Question: How often should we all be having our eyes tested?

Grant Fisher: I take my three children every year to have their eyes tested. Medicare covers eye tests every two years and as a bare minimum we should have our eyes tested every two years. Optometrists suggest eye tests at least every two years and as you get older there are things that change in the body which may warrant having an eye test annually certainly if there is a family history of Diabetes or Macular Degeneration.

In some cases an Optometrists can pick up things well before they start to cause problems in other parts of the body and then there are things that can be done through the GP or other professionals for prevention and to ensure you're in better shape.


Question: How can all Australians protect their sight?

Grant Fisher: There are a number of things we can do and coming up to Summer time when we Slip Slop Slap we should pop on a pair of sunglasses at the same time to protect the eyes against UV light particularly on days that you might believe are overcast as the UV light gets through the clouds and still can cause damage. Wear sunglasses when you're outdoors, especially in Summer.


Question: How does our diet help with eye health and sight?

Grant Fisher: Yes, similar to the advertisements for your general health and wellbeing eating a diet that is high in fruit, leafy green vegetables and containing essential vitamins is good for your body and what's good for your body is particularly good for your eyes as well.


Question: How can we protect our eyes when using computer screens?

Grant Fisher: Use everything in moderation, we are used to computers, televisions, Nintendo's, iPads, iPhones and things like that and doing any of those activities for too long, excessively can start to cause strains to the eyes which will cause headaches and sore eyes. Balance use out and take a break regularly.

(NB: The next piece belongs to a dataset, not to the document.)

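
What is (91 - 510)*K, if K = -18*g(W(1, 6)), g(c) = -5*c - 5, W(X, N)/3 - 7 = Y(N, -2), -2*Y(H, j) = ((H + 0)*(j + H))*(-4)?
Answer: -6259860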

I recommend to my patients to look away from the computer or television screen every 45 - 60 minutes for a minute, you don't have to get up from where you are but look at something way off into the distance almost like daydreaming which will start to relax your eyes and will be less likely to cause strain throughout the day.


Question: Does reading in dark areas damage the eyes?

Grant Fisher: Yes, reading in dark areas for long periods of time can affect some people and put strain on the eyes which can cause sore, itchy and sometimes gritty eyes or a headache particularly across the front of the head. We suggest having a well lit room to the extent that it would be lit if it was in the daylight. It won't necessarily damage your eyes long term but can create discomfort and you may lose concentration.


Question: Why do people ignore their failing eye sight?

Grant Fisher: As eye sight starts to change very gradually you often don't realise because it's not a dramatic change as it creeps up on you. Often we don't realise that our sight has changed until one day it gets to the point where someone points out "Didn't you see that car?" whilst you're driving. A lot of people feel, as they get older and feel they may need reading glasses that if they start wearing glasses it will make their eyes get a whole lot worse which is an old wives tale and absolutely not true.

Our recommendation is to have your eyes tested and see what the Optometrist recommends and shows you what it would be like before you decide whether you purchase glasses or otherwise. If you decide to not wear glasses after a test at least you know the correct information and you can make an informed decision on what you'd like to do, rather than avoiding it.